Le fait est que les stratégies adoptées par le camp présidentiel et la partie adverse pour conquérir le pouvoir s’inscrivent dans une logique territoriale, c’est à dire que chacun des protagonistes a un centre d’intérêt géographique.
Mais l’expérience montre qu’en Afrique, les dérapages électoraux procèdent de ces genres de représentation géographique des forces politiques. Et dans les pays africains comme la sous-région d’Afrique centrale où la démocratie peine, c’est surtout les fiefs électoraux qui sont les plus perturbés à cause de la manipulation des militants politiques du cru qui ne répondent qu’à l’appel de leurs idoles. Ramené à l’échelle malienne, le phénomène de fief électoral ne saurait se poser de la même façon qu’ailleurs en Afrique. D’abord le régionalisme qui existe chez les autres n’a jamais été une réalité au Mali jusqu’à présent et cela n’est pas pour demain. Aucun candidat à la présidentielle depuis la naissance de la démocratie malienne ne s’est singulièrement imposé sur une partie du pays au détriment des autres régions « géographiques ». Ensuite, l’ethnocentrisme qui est à la base du phénomène dans bien des cas peut difficilement se frayer une place au Mali où l’on regarde moins l’origine ethnique de celui pour qui on va voter.

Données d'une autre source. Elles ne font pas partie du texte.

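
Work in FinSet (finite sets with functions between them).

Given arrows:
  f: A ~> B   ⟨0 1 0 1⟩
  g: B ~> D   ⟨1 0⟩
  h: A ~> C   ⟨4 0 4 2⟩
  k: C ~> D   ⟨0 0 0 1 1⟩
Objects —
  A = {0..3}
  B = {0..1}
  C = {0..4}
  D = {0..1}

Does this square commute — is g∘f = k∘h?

Path 1 = f;g:
  0 f~>0 g~>1
  1 f~>1 g~>0
  2 f~>0 g~>1
  3 f~>1 g~>0
  result₁ = ⟨1 0 1 0⟩
Path 2 = h;k:
  0 h~>4 k~>1
  1 h~>0 k~>0
  2 h~>4 k~>1
  3 h~>2 k~>0
  result₂ = ⟨1 0 1 0⟩
Equal? equal; square commutes

Answer: COMMUTES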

Cependant, la vigilance est de mise désormais au Mali car un nouveau paramètre est en train d’entrer en ligne de compte pour ce qui concerne en tout cas élection présidentielle de 2007. Les favoris présumés (à savoir le président sortant de la République, Amadou Toumani Touré ; Ibrahim Boubacar Keïta et Soumeylou Boubèye Maïga) semblent avoir leurs fiefs.
En effet, Ibrahim Boubacar Keïta et Soumeylou Boubèye ont la chance de pouvoir recruter les plus fervents défenseurs de leurs causes à Bamako, une ville de plusieurs millions d’habitants, tandis que le président de la République a l’opportunité de pouvoir conquérir sans difficultés apparentes les millions d’électeurs ruraux. De facto, les zones rurales constituent avec une forte probabilité le fief électoral de ATT qui pourra tirer des dividendes de sa politique rurale à condition qu’il sache utiliser à bon escient ce potentiel.
De l’autre côté, Ibrahim Boubacar Keïta qui a longtemps fait cavalier seul a la faveur des grandes villes, notamment la capitale. En matière politique, les citadins ont une sensibilité particulière du fait qu’ils sont plus réceptifs au contenu des discours politiques, plus proches du message et de l’action des contre-pouvoirs.
Ce que l’on doit craindre dans cette situation, c’est la possibilité d’une effervescence post-électorale. Et le danger pourrait venir de Bamako où les militants du cru ne manqueront pas, cette ville étant le réceptacle de tous les mécontents du pays.